Patrimoine : ces sujets que l’on remet toujours à plus tard…et que l’on regrette parfois. Les conseils d’YZICO Epinal
On parle facilement d’amour, de projets, de famille. Beaucoup moins d’argent, de succession ou de protection. Pourtant, ce sont souvent ces sujets que l’on évite qui finissent par peser lourd humainement, mais aussi financièrement au moment où l’on est le plus vulnérable.
Voici cinq idées reçues, largement partagées, qui méritent pourtant d’être déconstruites.
Par EMMANUEL PAVOT Associé et Directeur d’agence à Epinal : YZICO, partenaire de cette rubrique, accompagne les dirigeants dans leur vie personnelle pour toute question liée au droit et à la fiscalité, de la création de leur entreprise à la transmission de leur patrimoine. Des questions qui concernent aussi les particuliers.
« On n’a pas besoin de se marier. »
Quand tout va bien, cette idée rassure. Mais juridiquement, tous les statuts ne se valent pas. Le concubin n’a aucun droit à la succession. Le partenaire pacsé n’est pas héritier sans testament.

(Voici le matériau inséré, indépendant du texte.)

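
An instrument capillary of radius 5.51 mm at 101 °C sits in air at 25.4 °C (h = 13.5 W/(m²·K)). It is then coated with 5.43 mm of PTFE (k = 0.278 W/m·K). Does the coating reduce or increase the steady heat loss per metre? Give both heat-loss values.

increases: 35.3 → 51.4 W/m

Critical radius for a cylinder: r_cr = k/h = 0.0206 m = 2.06 cm.
Outer radius after coating: r₂ = 0.00551 + 0.00543 = 0.01094 m.
Since r₁ < r_cr and r₂ ≤ r_cr, the coating moves toward the maximum at r_cr — heat loss rises.
Bare: R = 1/(2πr₁h) = 2.140 m·K/W; Q = 75.6/2.140 = 35.3 W/m.
Coated: R = R_cond + R_conv = 1.470 m·K/W; Q = 75.6/1.470 = 51.4 W/m.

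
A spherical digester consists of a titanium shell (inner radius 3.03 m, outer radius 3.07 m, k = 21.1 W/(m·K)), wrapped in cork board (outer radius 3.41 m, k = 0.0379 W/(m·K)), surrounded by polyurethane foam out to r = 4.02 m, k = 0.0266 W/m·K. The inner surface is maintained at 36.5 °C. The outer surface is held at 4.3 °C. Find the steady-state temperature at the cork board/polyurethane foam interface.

T = 25.6 °C

Series thermal resistances, inner to outer:
  R_titanium = (1/3.03 − 1/3.07)/(4πk) = 0.004300/(4π·21.1) = 1.622×10^-5 K/W
  R_cork board = (1/3.07 − 1/3.41)/(4πk) = 0.03248/(4π·0.0379) = 0.06819 K/W
  R_polyurethane foam = (1/3.41 − 1/4.02)/(4πk) = 0.04450/(4π·0.0266) = 0.1331 K/W
ΣR = 1.622×10^-5 + 0.06819 + 0.1331 = 0.2013 K/W
Q = ΔT/ΣR = (36.5 °C − 4.3 °C)/0.2013 = 160.0 W
From the inner boundary to the cork board/polyurethane foam interface, ΣR_partial = 0.06821 K/W.
T_interface = T_in − Q·ΣR_partial = 36.5 °C − (160.0)(0.06821) = 25.6 °C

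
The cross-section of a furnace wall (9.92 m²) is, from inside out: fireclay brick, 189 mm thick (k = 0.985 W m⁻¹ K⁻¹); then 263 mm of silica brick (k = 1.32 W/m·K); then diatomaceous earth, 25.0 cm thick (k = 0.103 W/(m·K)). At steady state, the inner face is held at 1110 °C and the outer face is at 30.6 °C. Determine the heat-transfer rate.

Q = 3.80 kW

Series thermal resistances, inner to outer:
  R_fireclay brick = L/(kA) = 0.189/(0.985·9.92) = 0.01934 K/W
  R_silica brick = L/(kA) = 0.263/(1.32·9.92) = 0.02008 K/W
  R_diatomaceous earth = L/(kA) = 0.250/(0.103·9.92) = 0.2447 K/W
ΣR = 0.01934 + 0.02008 + 0.2447 = 0.2841 K/W
Q = ΔT/ΣR = (1110 °C − 30.6 °C)/0.2841 = 3800 W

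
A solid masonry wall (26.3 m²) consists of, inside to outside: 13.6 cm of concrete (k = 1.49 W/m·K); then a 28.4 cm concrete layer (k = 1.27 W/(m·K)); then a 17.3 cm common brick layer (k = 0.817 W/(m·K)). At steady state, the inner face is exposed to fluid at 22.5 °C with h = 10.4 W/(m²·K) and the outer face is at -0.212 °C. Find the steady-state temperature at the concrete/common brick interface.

Resistance network (inner→outer):
  R_conv,in = 1/(hA) = 1/(10.4·26.3) = 0.003656 K/W
  R_concrete = L/(kA) = 0.136/(1.49·26.3) = 0.003471 K/W
  R_concrete = L/(kA) = 0.284/(1.27·26.3) = 0.008503 K/W
  R_common brick = L/(kA) = 0.173/(0.817·26.3) = 0.008051 K/W
ΣR = 0.003656 + 0.003471 + 0.008503 + 0.008051 = 0.02368 K/W
Q = ΔT/ΣR = (22.5 °C − -0.212 °C)/0.02368 = 959.1 W
From the inner boundary to the concrete/common brick interface, ΣR_partial = 0.01563 K/W.
T_interface = T_in − Q·ΣR_partial = 22.5 °C − (959.1)(0.01563) = 7.51 °C

T = 7.51 °C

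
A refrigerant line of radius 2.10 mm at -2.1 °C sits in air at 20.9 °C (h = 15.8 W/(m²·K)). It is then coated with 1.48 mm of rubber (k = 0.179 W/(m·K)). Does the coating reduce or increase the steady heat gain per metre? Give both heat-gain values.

Critical radius for a cylinder: r_cr = k/h = 0.0113 m = 1.13 cm.
Outer radius after coating: r₂ = 0.00210 + 0.00148 = 0.00358 m.
Since r₁ < r_cr and r₂ ≤ r_cr, the coating moves toward the maximum at r_cr — heat gain rises.
Bare: R = 1/(2πr₁h) = 4.797 m·K/W; Q = 23/4.797 = 4.79 W/m.
Coated: R = R_cond + R_conv = 3.288 m·K/W; Q = 23/3.288 = 7.00 W/m.

increases: 4.79 → 7.00 W/m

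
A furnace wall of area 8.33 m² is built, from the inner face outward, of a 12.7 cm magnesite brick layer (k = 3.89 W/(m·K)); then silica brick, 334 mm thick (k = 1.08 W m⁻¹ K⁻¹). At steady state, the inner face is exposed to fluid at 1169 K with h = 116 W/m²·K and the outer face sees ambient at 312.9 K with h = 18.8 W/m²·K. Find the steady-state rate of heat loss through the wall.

Q = 17700 W

Treat each layer as a resistance in series:
  R_conv,in = 1/(hA) = 1/(116·8.33) = 0.001035 K/W
  R_magnesite brick = L/(kA) = 0.127/(3.89·8.33) = 0.003919 K/W
  R_silica brick = L/(kA) = 0.334/(1.08·8.33) = 0.03713 K/W
  R_conv,out = 1/(hA) = 1/(18.8·8.33) = 0.006386 K/W
ΣR = 0.001035 + 0.003919 + 0.03713 + 0.006386 = 0.04847 K/W
Q = ΔT/ΣR = (1169 K − 312.9 K)/0.04847 = 17700 W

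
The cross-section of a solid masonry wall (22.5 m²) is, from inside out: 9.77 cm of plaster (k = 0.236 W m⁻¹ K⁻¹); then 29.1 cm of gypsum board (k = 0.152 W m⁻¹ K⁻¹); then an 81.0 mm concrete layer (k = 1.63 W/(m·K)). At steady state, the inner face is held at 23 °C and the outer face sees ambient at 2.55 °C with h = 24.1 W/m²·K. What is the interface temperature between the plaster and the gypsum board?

Treat each layer as a resistance in series:
  R_plaster = L/(kA) = 0.0977/(0.236·22.5) = 0.01840 K/W
  R_gypsum board = L/(kA) = 0.291/(0.152·22.5) = 0.08509 K/W
  R_concrete = L/(kA) = 0.0810/(1.63·22.5) = 0.002209 K/W
  R_conv,out = 1/(hA) = 1/(24.1·22.5) = 0.001844 K/W
ΣR = 0.01840 + 0.08509 + 0.002209 + 0.001844 = 0.1075 K/W
Q = ΔT/ΣR = (23 °C − 2.55 °C)/0.1075 = 190.2 W
From the inner boundary to the plaster/gypsum board interface, ΣR_partial = 0.01840 K/W.
T_interface = T_in − Q·ΣR_partial = 23 °C − (190.2)(0.01840) = 19.5 °C

T = 19.5 °C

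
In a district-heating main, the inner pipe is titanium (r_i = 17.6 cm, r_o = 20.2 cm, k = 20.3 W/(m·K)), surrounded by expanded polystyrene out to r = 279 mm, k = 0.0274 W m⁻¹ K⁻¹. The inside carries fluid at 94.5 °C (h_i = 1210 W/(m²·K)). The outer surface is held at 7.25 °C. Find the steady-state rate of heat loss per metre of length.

Q' = 46.5 W/m

Treat each layer as a resistance in series:
  R'_conv,in = 1/(2πr h) = 1/(2π·0.176·1210) = 7.473×10^-4 m·K/W
  R'_titanium = ln(0.202/0.176)/(2πk) = 0.1378/(2π·20.3) = 0.001080 m·K/W
  R'_expanded polystyrene = ln(0.279/0.202)/(2πk) = 0.3229/(2π·0.0274) = 1.876 m·K/W
ΣR = 7.473×10^-4 + 0.001080 + 1.876 = 1.878 m·K/W
Q' = ΔT/ΣR = (94.5 °C − 7.25 °C)/1.878 = 46.5 W/m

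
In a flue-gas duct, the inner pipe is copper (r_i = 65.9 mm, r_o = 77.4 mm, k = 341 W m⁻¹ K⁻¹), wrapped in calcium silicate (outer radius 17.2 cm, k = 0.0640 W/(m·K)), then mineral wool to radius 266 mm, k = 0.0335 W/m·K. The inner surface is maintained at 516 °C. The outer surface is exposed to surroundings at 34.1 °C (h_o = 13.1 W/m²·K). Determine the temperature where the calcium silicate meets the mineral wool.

Resistance network (inner→outer):
  R'_copper = ln(0.0774/0.0659)/(2πk) = 0.1608/(2π·341) = 7.507×10^-5 m·K/W
  R'_calcium silicate = ln(0.172/0.0774)/(2πk) = 0.7985/(2π·0.0640) = 1.986 m·K/W
  R'_mineral wool = ln(0.266/0.172)/(2πk) = 0.4360/(2π·0.0335) = 2.071 m·K/W
  R'_conv,out = 1/(2πr h) = 1/(2π·0.266·13.1) = 0.04567 m·K/W
ΣR = 7.507×10^-5 + 1.986 + 2.071 + 0.04567 = 4.103 m·K/W
Q' = ΔT/ΣR = (516 °C − 34.1 °C)/4.103 = 117.5 W/m
From the inner boundary to the calcium silicate/mineral wool interface, ΣR_partial = 1.986 m·K/W.
T_interface = T_in − Q'·ΣR_partial = 516 °C − (117.5)(1.986) = 283 °C

T = 283 °C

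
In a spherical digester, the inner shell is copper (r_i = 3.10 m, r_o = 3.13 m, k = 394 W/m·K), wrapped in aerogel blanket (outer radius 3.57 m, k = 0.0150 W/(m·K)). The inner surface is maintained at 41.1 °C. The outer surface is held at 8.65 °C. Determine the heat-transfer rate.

Q = 155 W

Series thermal resistances, inner to outer:
  R_copper = (1/3.10 − 1/3.13)/(4πk) = 0.003092/(4π·394) = 6.245×10^-7 K/W
  R_aerogel blanket = (1/3.13 − 1/3.57)/(4πk) = 0.03938/(4π·0.0150) = 0.2089 K/W
ΣR = 6.245×10^-7 + 0.2089 = 0.2089 K/W
Q = ΔT/ΣR = (41.1 °C − 8.65 °C)/0.2089 = 155 W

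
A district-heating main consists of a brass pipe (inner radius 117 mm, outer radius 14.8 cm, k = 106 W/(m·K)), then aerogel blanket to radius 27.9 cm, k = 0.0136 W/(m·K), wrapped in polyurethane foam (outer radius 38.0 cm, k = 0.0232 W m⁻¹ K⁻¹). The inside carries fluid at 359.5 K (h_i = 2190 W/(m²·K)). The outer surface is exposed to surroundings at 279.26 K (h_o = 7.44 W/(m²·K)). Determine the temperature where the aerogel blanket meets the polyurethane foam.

T = 297.5 K

Series thermal resistances, inner to outer:
  R'_conv,in = 1/(2πr h) = 1/(2π·0.117·2190) = 6.211×10^-4 m·K/W
  R'_brass = ln(0.148/0.117)/(2πk) = 0.2350/(2π·106) = 3.529×10^-4 m·K/W
  R'_aerogel blanket = ln(0.279/0.148)/(2πk) = 0.6340/(2π·0.0136) = 7.419 m·K/W
  R'_polyurethane foam = ln(0.380/0.279)/(2πk) = 0.3090/(2π·0.0232) = 2.120 m·K/W
  R'_conv,out = 1/(2πr h) = 1/(2π·0.380·7.44) = 0.05629 m·K/W
ΣR = 6.211×10^-4 + 3.529×10^-4 + 7.419 + 2.120 + 0.05629 = 9.596 m·K/W
Q' = ΔT/ΣR = (359.5 K − 279.26 K)/9.596 = 8.362 W/m
From the inner boundary to the aerogel blanket/polyurethane foam interface, ΣR_partial = 7.420 m·K/W.
T_interface = T_in − Q'·ΣR_partial = 359.5 K − (8.362)(7.420) = 297.5 K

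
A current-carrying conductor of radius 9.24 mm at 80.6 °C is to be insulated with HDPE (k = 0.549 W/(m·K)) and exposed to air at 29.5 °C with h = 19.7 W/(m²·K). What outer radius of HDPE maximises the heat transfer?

For a cylinder, r_cr = k_ins/h = 0.549/19.7 = 0.0279 m = 2.79 cm

r_cr = 2.79 cm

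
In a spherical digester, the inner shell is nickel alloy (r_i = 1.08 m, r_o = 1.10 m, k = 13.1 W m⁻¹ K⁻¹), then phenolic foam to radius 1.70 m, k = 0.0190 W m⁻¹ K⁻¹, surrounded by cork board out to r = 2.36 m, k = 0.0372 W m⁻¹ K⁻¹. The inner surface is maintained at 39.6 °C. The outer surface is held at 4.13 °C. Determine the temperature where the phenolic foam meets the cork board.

T = 11.5 °C

Resistance network (inner→outer):
  R_nickel alloy = (1/1.08 − 1/1.10)/(4πk) = 0.01684/(4π·13.1) = 1.023×10^-4 K/W
  R_phenolic foam = (1/1.10 − 1/1.70)/(4πk) = 0.3209/(4π·0.0190) = 1.344 K/W
  R_cork board = (1/1.70 − 1/2.36)/(4πk) = 0.1645/(4π·0.0372) = 0.3519 K/W
ΣR = 1.023×10^-4 + 1.344 + 0.3519 = 1.696 K/W
Q = ΔT/ΣR = (39.6 °C − 4.13 °C)/1.696 = 20.91 W
From the inner boundary to the phenolic foam/cork board interface, ΣR_partial = 1.344 K/W.
T_interface = T_in − Q·ΣR_partial = 39.6 °C − (20.91)(1.344) = 11.5 °C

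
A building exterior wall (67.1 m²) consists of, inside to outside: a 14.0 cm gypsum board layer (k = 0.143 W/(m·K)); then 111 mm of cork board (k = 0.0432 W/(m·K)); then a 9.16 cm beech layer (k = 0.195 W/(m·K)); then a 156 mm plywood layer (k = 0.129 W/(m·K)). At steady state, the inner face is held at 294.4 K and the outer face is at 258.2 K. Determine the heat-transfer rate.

Q = 465 W

Series thermal resistances, inner to outer:
  R_gypsum board = L/(kA) = 0.140/(0.143·67.1) = 0.01459 K/W
  R_cork board = L/(kA) = 0.111/(0.0432·67.1) = 0.03829 K/W
  R_beech = L/(kA) = 0.0916/(0.195·67.1) = 0.007001 K/W
  R_plywood = L/(kA) = 0.156/(0.129·67.1) = 0.01802 K/W
ΣR = 0.01459 + 0.03829 + 0.007001 + 0.01802 = 0.07790 K/W
Q = ΔT/ΣR = (294.4 K − 258.2 K)/0.07790 = 465 W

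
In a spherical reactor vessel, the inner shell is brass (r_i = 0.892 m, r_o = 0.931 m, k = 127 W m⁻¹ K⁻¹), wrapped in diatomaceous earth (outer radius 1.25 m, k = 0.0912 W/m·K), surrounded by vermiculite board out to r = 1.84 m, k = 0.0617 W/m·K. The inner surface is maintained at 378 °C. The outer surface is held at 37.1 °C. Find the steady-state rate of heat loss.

Series thermal resistances, inner to outer:
  R_brass = (1/0.892 − 1/0.931)/(4πk) = 0.04696/(4π·127) = 2.943×10^-5 K/W
  R_diatomaceous earth = (1/0.931 − 1/1.25)/(4πk) = 0.2741/(4π·0.0912) = 0.2392 K/W
  R_vermiculite board = (1/1.25 − 1/1.84)/(4πk) = 0.2565/(4π·0.0617) = 0.3308 K/W
ΣR = 2.943×10^-5 + 0.2392 + 0.3308 = 0.5700 K/W
Q = ΔT/ΣR = (378 °C − 37.1 °C)/0.5700 = 598 W

Q = 598 W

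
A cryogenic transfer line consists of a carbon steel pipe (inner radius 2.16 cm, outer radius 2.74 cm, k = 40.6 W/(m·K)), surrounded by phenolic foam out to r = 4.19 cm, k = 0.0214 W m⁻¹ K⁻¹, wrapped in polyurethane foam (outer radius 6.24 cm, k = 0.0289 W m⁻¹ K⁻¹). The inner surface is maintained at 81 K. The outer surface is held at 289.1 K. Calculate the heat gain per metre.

Resistance network (inner→outer):
  R'_carbon steel = ln(0.0274/0.0216)/(2πk) = 0.2378/(2π·40.6) = 9.324×10^-4 m·K/W
  R'_phenolic foam = ln(0.0419/0.0274)/(2πk) = 0.4247/(2π·0.0214) = 3.159 m·K/W
  R'_polyurethane foam = ln(0.0624/0.0419)/(2πk) = 0.3983/(2π·0.0289) = 2.193 m·K/W
ΣR = 9.324×10^-4 + 3.159 + 2.193 = 5.353 m·K/W
Q' = ΔT/ΣR = (81 K − 289.1 K)/5.353 = -38.9 W/m
(Negative Q' ⇒ heat flows inward; heat gain = 38.9 W/m.)

Q' = 38.9 W/m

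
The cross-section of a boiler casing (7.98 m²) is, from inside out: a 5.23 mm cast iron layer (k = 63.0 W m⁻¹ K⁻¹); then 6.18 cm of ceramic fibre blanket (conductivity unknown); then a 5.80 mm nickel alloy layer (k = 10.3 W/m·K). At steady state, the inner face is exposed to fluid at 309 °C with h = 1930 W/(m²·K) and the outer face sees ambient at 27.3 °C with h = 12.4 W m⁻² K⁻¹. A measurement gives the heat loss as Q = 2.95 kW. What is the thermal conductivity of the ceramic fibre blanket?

k = 0.0909 W/m·K

ΣR = ΔT/Q = |309 − 27.3|/2950 = 0.09549 K/W
Known resistances:
  R_conv,in = 1/(hA) = 1/(1930·7.98) = 6.493×10^-5 K/W
  R_cast iron = L/(kA) = 0.00523/(63.0·7.98) = 1.040×10^-5 K/W
  R_nickel alloy = L/(kA) = 0.00580/(10.3·7.98) = 7.056×10^-5 K/W
  R_conv,out = 1/(hA) = 1/(12.4·7.98) = 0.01011 K/W
R_ceramic fibre blanket = ΣR − ΣR_known = 0.09549 − 0.01026 = 0.08523 K/W
L/(kA) = 0.08523 ⇒ k = 0.0618/(0.08523·7.98) = 0.0909 W/m·K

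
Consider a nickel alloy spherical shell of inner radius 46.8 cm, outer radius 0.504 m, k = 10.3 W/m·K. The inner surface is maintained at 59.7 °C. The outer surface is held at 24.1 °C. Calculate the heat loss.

Q = 30200 W

Q = 4πk·ΔT/(1/r₁ − 1/r₂) = 4π × 10.3 × 35.6 / (1/0.468 − 1/0.504) = 30200 W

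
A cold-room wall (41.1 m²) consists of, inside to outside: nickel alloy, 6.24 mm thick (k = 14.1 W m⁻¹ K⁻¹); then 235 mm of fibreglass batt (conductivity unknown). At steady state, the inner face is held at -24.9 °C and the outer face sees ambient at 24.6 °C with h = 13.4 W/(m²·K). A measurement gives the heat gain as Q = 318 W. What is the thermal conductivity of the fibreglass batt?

k = 0.0372 W/m·K

ΣR = ΔT/Q = |-24.9 − 24.6|/318 = 0.1557 K/W
Known resistances:
  R_nickel alloy = L/(kA) = 0.00624/(14.1·41.1) = 1.077×10^-5 K/W
  R_conv,out = 1/(hA) = 1/(13.4·41.1) = 0.001816 K/W
R_fibreglass batt = ΣR − ΣR_known = 0.1557 − 0.001827 = 0.1539 K/W
L/(kA) = 0.1539 ⇒ k = 0.235/(0.1539·41.1) = 0.0372 W/m·K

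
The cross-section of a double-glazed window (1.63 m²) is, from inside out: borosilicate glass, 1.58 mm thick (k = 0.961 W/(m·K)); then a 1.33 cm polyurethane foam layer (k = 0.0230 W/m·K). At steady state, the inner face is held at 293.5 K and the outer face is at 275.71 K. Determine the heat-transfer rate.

Q = 50.0 W

Series thermal resistances, inner to outer:
  R_borosilicate glass = L/(kA) = 0.00158/(0.961·1.63) = 0.001009 K/W
  R_polyurethane foam = L/(kA) = 0.0133/(0.0230·1.63) = 0.3548 K/W
ΣR = 0.001009 + 0.3548 = 0.3558 K/W
Q = ΔT/ΣR = (293.5 K − 275.71 K)/0.3558 = 50.0 W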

Seul le conjoint marié est automatiquement et totalement exonéré de droits de succession. Une différence majeure, que l’on réalise souvent dans des moments déjà douloureux.
Et si votre ex touchait votre retraite ?
C’est une surprise pour beaucoup ! Une pension de réversion peut être versée à un ex-conjoint. Elle concerne uniquement les personnes mariées et peut être partagée entre plusieurs ex. Un détail administratif en apparence, mais qui peut modifier durablement les revenus… et la fiscalité du conjoint survivant à la retraite.
Peut-on vraiment avantager un enfant ?
On aimerait croire que l’on peut transmettre comme on le souhaite. En réalité, la loi protège chaque enfant. Sans anticipation, une bonne intention peut devenir source de tensions familiales… et entraîner une fiscalité plus lourde ou la vente forcée d’un bien pour payer les droits de succession.
« C’est ma maison, je fais ce que je veux. »
La résidence principale est souvent le cœur de la vie familiale. Pourtant, en présence d’enfants, le conjoint survivant peut se retrouver à partager la propriété avec eux. Sans organisation préalable, la maison peut devoir être vendue, parfois contre la volonté de tous notamment pour faire face aux droits de succession ou à un manque de liquidités.
Aider un parent : un geste d’amour, mais pas un droit.
S’occuper d’un parent âgé pendant des années est un engagement fort, souvent invisible. Mais en droit, cela ne donne aucun avantage automatique lors de la succession. Sans cadre prévu à l’avance, tous les héritiers sont traités à égalité, sans reconnaissance financière ni fiscale de l’aide apportée, laissant parfois un profond sentiment d’injustice.
Le patrimoine n’est pas qu’une affaire de chiffres. C’est une affaire de liens, de choix et d’anticipation. Aborder ces sujets, ce n’est pas être pessimiste. C’est prendre soin de sa famille, aujourd’hui et demain.